U.S. District Court Hears Hawaii Democratic Party’s Lawsuit Against Open Primary for Itself

On October 7, a U.S. District Court in Hawaii held a trial in Democratic Party of Hawaii v Nago, 1:13cv-301. According to this story, Judge J. Michael Seabright has not decided the case yet, but he did indicate that if he concludes that the Hawaii law imposes a severe burden on the Democratic Party, he will strike it down.

The lawsuit was filed by the party to escape the open primary, and to let the party restrict its primary to party members. Presumably if the party wins the case, the state will begin asking voters to choose a party on voter registration forms. Currently, Hawaii voter registration forms do not ask about party membership. When the Idaho Republican Party won a similar lawsuit, the legislature changed the voter registration forms to include a party membership question.

Tennessee Libertarian Party Files Lawsuit to Get on Ballot in Upcoming Special Legislative Election

On October 9, the Tennessee Libertarian Party filed a lawsuit, asking to be placed on the ballot in the December 2013 special legislative election in Memphis. The existing law on how a party gets on the ballot was held unconstitutional earlier this year, and the state is appealing. The new lawsuit is Tomasik v Goins, middle district, 3:13cv-1118.

Arizona Attorney General Says Voters Who Registered Using the Federal Form Can’t Vote in State and Local Elections

On October 7, Arizona Attorney General Thomas C. Horne, a Republican, ruled that voters who registered to vote with the federal voter registration form are not entitled to vote in state or local elections.

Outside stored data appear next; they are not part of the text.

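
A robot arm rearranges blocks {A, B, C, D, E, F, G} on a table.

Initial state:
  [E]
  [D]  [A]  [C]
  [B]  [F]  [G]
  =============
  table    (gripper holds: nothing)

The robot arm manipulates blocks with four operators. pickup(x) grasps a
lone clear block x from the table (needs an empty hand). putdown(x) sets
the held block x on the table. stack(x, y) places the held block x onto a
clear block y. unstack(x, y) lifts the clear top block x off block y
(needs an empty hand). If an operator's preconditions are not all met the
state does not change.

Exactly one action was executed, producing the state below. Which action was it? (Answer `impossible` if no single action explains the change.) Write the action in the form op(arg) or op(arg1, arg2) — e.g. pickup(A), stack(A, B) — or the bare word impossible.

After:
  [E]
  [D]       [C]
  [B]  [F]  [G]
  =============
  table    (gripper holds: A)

target: towers=[B/D/E; F; G/C] holding=A
     unstack(A, F) → towers=[B/D/E; F; G/C] holding=A  ← match
     unstack(E, D) → towers=[B/D; F/A; G/C] holding=E
     unstack(C, G) → towers=[B/D/E; F/A; G] holding=C

unstack(A, F)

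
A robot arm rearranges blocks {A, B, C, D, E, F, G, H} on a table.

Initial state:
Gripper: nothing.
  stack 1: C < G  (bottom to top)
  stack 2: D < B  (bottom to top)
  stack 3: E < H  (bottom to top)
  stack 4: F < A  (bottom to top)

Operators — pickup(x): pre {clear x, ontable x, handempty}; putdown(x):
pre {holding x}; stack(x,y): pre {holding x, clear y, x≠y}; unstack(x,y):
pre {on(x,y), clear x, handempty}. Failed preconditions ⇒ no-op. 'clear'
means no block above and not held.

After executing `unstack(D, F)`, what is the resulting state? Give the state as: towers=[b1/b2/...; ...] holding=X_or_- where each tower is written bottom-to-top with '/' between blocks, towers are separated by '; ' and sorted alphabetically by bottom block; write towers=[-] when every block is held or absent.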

Furthermore, they are not entitled to sign ballot measure petitions, nor candidate petitions (unless the candidates are running for Congress or President). The Opinion does not say if such voters can sign a petition to recognize a new party.

The obvious flaw with the Opinion is that there is no Arizona election law that says there should be two separate lists of registered voters, one entitled to vote in all elections, and another to vote only in federal elections. If the Attorney General had ruled that the U.S. Constitution does not prohibit the legislature from establishing two separate lists, that Opinion might stand (although courts have invalidated such dual lists in other states, based on state constitutional guarantees that elections be “free and equal”). But it seems unlikely that courts would agree that the Attorney General himself, by this opinion, can now tell elections officials to establish two separate lists of registered voters.

The federal form has existed for twenty years.